Hay noches en las que oigo voces cercanas, voces extrañas, intento hacerme a la idea de que eres tú que, sin otro modo de acercarse, intentas hacerme comprender la realidad.
Quiero bajarte las ganas, sentirte recóndita, probar el amor.
Frustrándome hallo el modo de encontrarme a mí misma,de comprender cualidades humanas que desconocía tener, y me encuentro ante una inapetencia repentina ante la vida., que descoloca por completo mi ser. No quiero vivir sin su rostro al despertar o un mensaje de buenos días, sin un beso que me alegre o una caricia que amor muestre. Fue algo esencial en mi vida, que desde que no está perdió toda su dicha. Cada vez que esa felicidad parece llegar se esfuma como si nunca hubiera estado ahí, pero deja huellas, huellas de que alguna vez pude ser feliz y fracasé, bajadas de autoestima, desalentado encuentro el corazón.

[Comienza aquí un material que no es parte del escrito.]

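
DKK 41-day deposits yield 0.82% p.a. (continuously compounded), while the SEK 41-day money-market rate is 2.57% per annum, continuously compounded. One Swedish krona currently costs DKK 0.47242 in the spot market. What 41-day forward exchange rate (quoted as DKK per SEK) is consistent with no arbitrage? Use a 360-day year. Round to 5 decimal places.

0.47148

T = 41/360 years.
DKK accumulates by e^(0.0082×41/360) = 1.0009343.
Growth of 1 SEK over T: e^(0.0257×41/360) = 1.0029312.
Forward (DKK per SEK) = 0.47242 × 1.0009343 / 1.0029312 = 0.4714794.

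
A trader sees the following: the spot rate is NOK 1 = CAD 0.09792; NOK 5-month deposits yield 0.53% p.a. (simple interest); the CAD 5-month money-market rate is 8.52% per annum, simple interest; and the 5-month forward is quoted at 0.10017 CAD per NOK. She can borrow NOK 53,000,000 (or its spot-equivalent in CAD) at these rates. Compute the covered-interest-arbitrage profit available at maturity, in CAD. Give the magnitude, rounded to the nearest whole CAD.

T = 5/12 years.
Route A — deposit NOK, sell forward: 53,000,000 × 1.002208333 × 0.10017 = CAD 5,320,734.06.
Route B — convert at spot, deposit CAD: 53,000,000 × 0.09792 × 1.035500 = CAD 5,373,996.48.
The quoted forward undervalues NOK, so borrow NOK, convert to CAD at spot, deposit the CAD at 8.52%, and buy NOK forward at 0.10017 to cover the loan.
Arbitrage profit = |5,320,734.06 − 5,373,996.48| = CAD 53,262.

CAD 53,262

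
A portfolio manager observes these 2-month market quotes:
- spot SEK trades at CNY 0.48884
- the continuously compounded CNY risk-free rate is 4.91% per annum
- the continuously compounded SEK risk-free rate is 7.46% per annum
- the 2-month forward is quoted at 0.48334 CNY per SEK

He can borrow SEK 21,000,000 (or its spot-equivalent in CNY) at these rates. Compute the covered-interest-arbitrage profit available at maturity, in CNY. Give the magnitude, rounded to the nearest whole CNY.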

Pero esta vez será diferente, quiero que tu seas mi razón, aquella por la cual me levanto o una espléndida sonrisa invada mi rostro.
¿Conoces la historia del beso de la ballena?. Una ballena azul se había enamorado de la luna. Cada noche, mientras sus compañeras perseguían los bancos de plancton ella salía a la superficie y se pasaba toda la noche mirando la luna. Suspiraba porque se sentía triste. Cada noche la veía pero no podía hacer nada para acercarse a ella, y como solo era un puntito en el mar, la luna no la veía. Y la ballena lloraba y lloraba. Hasta que una noche reunió todas sus fuerzas, nadó hasta el fondo más oscuro del mar y después, enseguida, saltó hacia arriba, muy alto, más alto que nadie. Pero la luna estaba demasiado lejos, y cuando empezó a caer, al ver que nunca la tocaría, le lanzó un beso. Y estaba tan lleno de amor ese beso que, a la noche siguiente, justo donde cayó, había una réplica exacta de la luna.